In fact, this winter will arrive with some added wrinkles compliments of the federal government. Drivers and other employees must receive newly mandated hazardous materials security training under HM-232 by December. Full details on this training can be found at the National Tank Truck Carriers web site (www.nttc.org).
Compliance with the security training requirements may be a piece of cake compared with the Federal Bureau of Investigation (FBI) background checks that are scheduled to kick in as of November. The FBI fingerprint-based background checks are mandated for all hazardous materials drivers, and that includes those handling propane and fuel oil.
The November deadline applies specifically to truck drivers obtaining a hazmat endorsement for the first time. Drivers renewing a hazmat endorsement will have to undergo the fingerprint-based background check starting in April 2004.
The FBI background checks were included in the USA Patriot Act, which was passed by Congress and signed into law by President Bush in 2002. Passage was quick, but implementation has been slow at best. Serious questions remain about the FBI's ability to handle the impending flood of background check applications and the preparedness of the federal and state agencies that are involved in the processing of commercial driver licenses.
With the November deadline approaching, several industry and government groups are calling for an indefinite delay in the background-check rule. These groups (including the Petroleum Marketers Association of America) are saying that more time is needed to enable the Transportation Security Administration (TSA) and Federal Motor Carrier Safety Administration to develop well-thought-out system specifications and credentialing procedures.
In a filing before the TSA in July, NTTC listed some of the problems that remain: TSA has yet to advise the public of the acceptable form and manner of the fingerprinting. It has not published chain-of-custody procedures detailing how fingerprint records are to be transmitted from the entity doing the fingerprinting to the state licensing agency.
State-level implementation is to be coordinated by the American Association of Motor Vehicle Administrators (AAMVA), but that group has some serious concerns. The AAMVA is critical of the fact that the federal agencies have not yet issued crucial details, including the technical specifications needed to modify the Commercial Driver License Information System.

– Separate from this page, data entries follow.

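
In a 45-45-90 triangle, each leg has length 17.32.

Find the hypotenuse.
In a 45-45-90 triangle the sides are in ratio 1 : 1 : √2, so hypotenuse = leg·√2.
Hypotenuse = 17.32·√2 ≈ 17.32·1.41421 ≈ 24.4942

Hypotenuse = 17.32√2 = 24.49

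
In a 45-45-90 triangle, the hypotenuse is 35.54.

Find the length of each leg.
In a 45-45-90 triangle hypotenuse = leg·√2, so leg = hypotenuse/√2.
Leg = 35.54/√2 ≈ 35.54/1.41421 ≈ 25.1306

Each leg = 25.13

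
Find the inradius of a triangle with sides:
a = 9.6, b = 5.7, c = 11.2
r = Area/s where s is the semi-perimeter.
s = (9.6 + 5.7 + 11.2)/2 = 26.5/2 = 13.25
Area = √(s(s−a)(s−b)(s−c)) = √(13.25·3.65·7.55·2.05) ≈ √748.531 ≈ 27.3593
r ≈ 27.3593/13.25 ≈ 2.06485

r = 2.065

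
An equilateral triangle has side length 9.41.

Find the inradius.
r = Area/s with s the semi-perimeter.
Area = (√3/4)·9.41² = (√3/4)·88.5481 ≈ 0.433013·88.5481 ≈ 38.3425
s = 3·9.41/2 = 14.115
r ≈ 38.3425/14.115 ≈ 2.71643
(Equivalently r = side/(2√3) = 9.41/3.4641 ≈ 2.71643.)

r = 2.716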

Peter Hurst, president of the Commercial Vehicle Safety Alliance, said at a transportation forum earlier this year that it would be a definite challenge for authorities to implement criminal background checks on hazmat drivers in time to meet the current deadlines. He warned that lots of planning still was needed.

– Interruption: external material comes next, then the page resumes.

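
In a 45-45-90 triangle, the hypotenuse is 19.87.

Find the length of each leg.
In a 45-45-90 triangle hypotenuse = leg·√2, so leg = hypotenuse/√2.
Leg = 19.87/√2 ≈ 19.87/1.41421 ≈ 14.0502

Each leg = 14.05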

So far, TSA and FMCSA officials have given no indication that a delay is in the works. There is still time for a delay, but it's possible that the background-check rule will take effect even though it is lacking adequate implementation procedures. It wouldn't be the first time the feds have done something like that.

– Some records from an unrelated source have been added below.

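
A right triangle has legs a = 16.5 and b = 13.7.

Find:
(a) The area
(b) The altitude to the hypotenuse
(a) The legs are perpendicular, so Area = ½·a·b = ½·16.5·13.7 = ½·226.05 = 113.025
(b) Hypotenuse c = √(a² + b²) = √(272.25 + 187.69) = √459.94 ≈ 21.4462
    Area = ½·c·h_c  ⇒  h_c = 2·Area/c = 226.05/21.4462 ≈ 10.5403

Area = 113.025, h_c = 10.54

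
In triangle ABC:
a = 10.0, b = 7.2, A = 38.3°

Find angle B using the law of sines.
a/sin(A) = b/sin(B)  ⇒  sin(B) = b·sin(A)/a = 7.2·sin(38.3°)/10.0
sin(38.3°) ≈ 0.619779
sin(B) ≈ 7.2·0.619779/10.0 ≈ 4.46241/10.0 ≈ 0.446241
B = arcsin(0.446241) ≈ 26.5028°
(Since b ≤ a we need B ≤ A, so the obtuse alternative 180° − 26.5028° ≈ 153.497° is rejected.)

B = 26.5°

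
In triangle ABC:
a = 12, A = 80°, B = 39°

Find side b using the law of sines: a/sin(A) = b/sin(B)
a/sin(A) = b/sin(B)  ⇒  b = a·sin(B)/sin(A) = 12·sin(39°)/sin(80°)
sin(39°) ≈ 0.62932, sin(80°) ≈ 0.984808
b ≈ 12·0.62932/0.984808 ≈ 7.55184/0.984808 ≈ 7.66834

b = 7.668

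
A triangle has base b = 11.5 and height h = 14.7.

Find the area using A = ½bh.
A = ½·b·h = ½·11.5·14.7 = ½·169.05 = 84.525

Area = 84.525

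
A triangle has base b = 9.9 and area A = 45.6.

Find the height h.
A = ½·b·h  ⇒  h = 2A/b = 2·45.6/9.9 = 91.2/9.9 ≈ 9.21212

h = 9.212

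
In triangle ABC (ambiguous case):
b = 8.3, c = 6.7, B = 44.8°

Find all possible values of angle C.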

What all of this means in simple terms for heating fuels distributors is that they may have difficulty finding qualified replacement tank truck drivers after October. Drivers with licenses coming up for renewal in the spring may lose their hazmat endorsements. Bottom line: It may be more difficult to keep customers supplied this winter.
Distributors would be well advised to encourage their current tank truck drivers to renew their licenses before the rule takes effect if at all possible. Finally, heating fuels distributors need to make sure their state and national trade associations know how their operations will be affected by a flawed and inoperable driver background check requirement. It's important to keep the pressure on the federal agencies to delay the rule or fix the problems quickly.